Dans les colonnes de L’Observateur, il explique: « A l’état actuel, il ne peut participer à aucune élection et il ne peut être inscrit sur aucune liste électorale ». A l’en croire, lorsqu’il a entendu les avocats de Karim Wade parler de fin de radiation et d’inéligibilité, il est resté dubitatif du point de vue purement juridique et sans aucun ressentiment. 

 Karim Wade ne fait pas parti de ceux qui peuvent s’inscrire au bout de cinq (5) ans d’emprisonnement.

Poursuivant, le pénaliste a ajouté, « Si l’on se fonde sur les dispositions du code pénal et du code électoral, en vérité, une fin d’incapacité n’a été prévue nulle part. C’est cela le problème en réalité . Encore, ceux qui peuvent s’inscrire au bout de cinq (5) ans ce sont ceux qui sont prévus par le tiret 3 de l’article L.31. Il s’agit de ceux condamnés à trois ( 3 ) mois d’emprisonnement avec sursis ou à une peine d’emprisonnement d’une durée supérieure à six (6) mois avec sursis. Et le cas de Karim de Wade est à loger au niveau de l’article L.31 tiret 2 ». 
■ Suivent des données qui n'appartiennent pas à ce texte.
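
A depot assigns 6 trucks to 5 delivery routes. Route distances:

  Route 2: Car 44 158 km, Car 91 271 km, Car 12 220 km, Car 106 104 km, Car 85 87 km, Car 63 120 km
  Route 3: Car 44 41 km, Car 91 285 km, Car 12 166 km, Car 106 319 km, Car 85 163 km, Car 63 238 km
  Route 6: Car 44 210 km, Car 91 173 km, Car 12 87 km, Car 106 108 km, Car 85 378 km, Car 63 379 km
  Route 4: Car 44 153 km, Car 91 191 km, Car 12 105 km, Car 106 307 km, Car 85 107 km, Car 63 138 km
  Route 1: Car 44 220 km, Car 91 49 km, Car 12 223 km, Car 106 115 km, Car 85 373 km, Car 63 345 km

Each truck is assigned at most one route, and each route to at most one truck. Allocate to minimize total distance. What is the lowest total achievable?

Optimal: Car 106→Route 2 (104 km), Car 44→Route 3 (41 km), Car 12→Route 6 (87 km), Car 85→Route 4 (107 km), Car 91→Route 1 (49 km) — total 104+41+87+107+49 = 388 km.
Min-entry greedy (repeatedly take the single cheapest remaining cell) gives 402 km, worse by 14.
Next-best assignment: Car 85→Route 2, Car 44→Route 3, Car 106→Route 6, Car 12→Route 4, Car 91→Route 1 = 390 km.
Swapping Car 12↔Car 106 (Car 12→Route 2 220 km, Car 106→Route 6 108 km) adds 137.

Min total: 388 km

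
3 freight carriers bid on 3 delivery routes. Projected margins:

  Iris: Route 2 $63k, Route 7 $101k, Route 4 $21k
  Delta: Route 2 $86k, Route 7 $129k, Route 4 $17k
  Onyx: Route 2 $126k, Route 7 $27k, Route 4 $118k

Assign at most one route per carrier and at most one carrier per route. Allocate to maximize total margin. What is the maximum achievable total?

Optimal: Iris→Route 2 ($63k), Delta→Route 7 ($129k), Onyx→Route 4 ($118k) — total 63+129+118 = $310k.
Max-entry greedy (repeatedly take the single best remaining cell) gives $276k, worse by 34.
Every other assignment is strictly worse.

Maximum total: $310k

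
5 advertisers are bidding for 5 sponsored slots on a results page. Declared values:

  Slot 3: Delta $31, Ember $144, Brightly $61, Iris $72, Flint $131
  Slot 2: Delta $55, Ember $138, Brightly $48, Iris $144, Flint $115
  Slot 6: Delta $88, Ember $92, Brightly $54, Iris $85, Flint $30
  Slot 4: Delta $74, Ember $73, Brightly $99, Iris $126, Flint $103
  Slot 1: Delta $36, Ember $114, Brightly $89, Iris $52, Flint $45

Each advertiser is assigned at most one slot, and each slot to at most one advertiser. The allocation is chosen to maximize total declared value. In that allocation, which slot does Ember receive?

Ember receives Slot 1.

Optimal: Delta→Slot 6 ($88), Ember→Slot 1 ($114), Brightly→Slot 4 ($99), Iris→Slot 2 ($144), Flint→Slot 3 ($131) — total 88+114+99+144+131 = $576.
Row-greedy (each advertiser in turn takes its best remaining slot) gives $520, worse by 56.
Swapping Brightly↔Flint (Brightly→Slot 3 $61, Flint→Slot 4 $103) loses 66.
Ember's own top slot is Slot 3 ($144), but forcing Ember→Slot 3 and reassigning the rest optimally gives only $568 — worse by 8.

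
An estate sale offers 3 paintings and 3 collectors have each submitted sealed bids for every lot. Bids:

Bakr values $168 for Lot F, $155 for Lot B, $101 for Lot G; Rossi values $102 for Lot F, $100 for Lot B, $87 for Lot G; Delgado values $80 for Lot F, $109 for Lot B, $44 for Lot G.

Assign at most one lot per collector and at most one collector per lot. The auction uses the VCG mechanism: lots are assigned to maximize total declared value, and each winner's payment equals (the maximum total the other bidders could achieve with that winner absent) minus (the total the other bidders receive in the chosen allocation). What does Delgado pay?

Delgado pays $13.

Efficient allocation: Bakr→Lot F ($168), Rossi→Lot G ($87), Delgado→Lot B ($109); total welfare W = $364.
Delgado receives Lot B at value $109, so the others get W − 109 = $255.
Without Delgado: best allocation of the remaining 2 bidders over all 3 lots is Bakr→Lot F ($168), Rossi→Lot B ($100), total $268.
VCG payment = (others' best without Delgado) − (others' welfare with Delgado) = 268 − 255 = $13.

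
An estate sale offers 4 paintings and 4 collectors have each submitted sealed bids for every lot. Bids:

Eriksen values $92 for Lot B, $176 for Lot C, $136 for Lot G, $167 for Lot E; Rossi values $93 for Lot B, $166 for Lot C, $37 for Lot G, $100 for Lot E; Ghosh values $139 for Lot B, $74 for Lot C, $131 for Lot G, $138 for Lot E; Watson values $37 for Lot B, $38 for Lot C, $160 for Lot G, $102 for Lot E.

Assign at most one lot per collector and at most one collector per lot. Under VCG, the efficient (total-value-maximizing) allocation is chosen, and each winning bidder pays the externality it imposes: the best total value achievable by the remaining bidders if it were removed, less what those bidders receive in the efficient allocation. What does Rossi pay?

Rossi pays $9.

Efficient allocation: Eriksen→Lot E ($167), Rossi→Lot C ($166), Ghosh→Lot B ($139), Watson→Lot G ($160); total welfare W = $632.
Rossi receives Lot C at value $166, so the others get W − 166 = $466.
Without Rossi: best allocation of the remaining 3 bidders over all 4 lots is Eriksen→Lot C ($176), Ghosh→Lot B ($139), Watson→Lot G ($160), total $475.
VCG payment = (others' best without Rossi) − (others' welfare with Rossi) = 475 − 466 = $9.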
Cet article note que: « ne doivent pas être inscrits sur la liste électorale, les individus condamnés pour crime ; ceux condamnés à une peine d’emprisonnement sans sursis ou à une peine d’emprisonnement avec sursis d’une durée supérieure à un mois, assortie ou non d’une amende, pour l’un des délits suivants : vol, escroquerie, abus de confiance, trafic de stupéfiants, détournement et soustraction commis par les agents publics, corruption et trafic d’influence, contrefaçon et en général pour l’un des délits passibles d’une peine supérieure à cinq (05) ans d’emprisonnement; ceux condamnés à plus de trois (03) mois d’emprisonnement sans sursis ou à une peine d’emprisonnement d’une durée supérieure à six (6) mois avec sursis, pour un délit autre que ceux énumérés au deuxièmement ci-dessus sous réserve des dispositions de l’article L30 ».  

Le débat est donc lancé… En attendant le retour tant de fois espéré et toujours hypothétique de Karim Wade au Sénégal.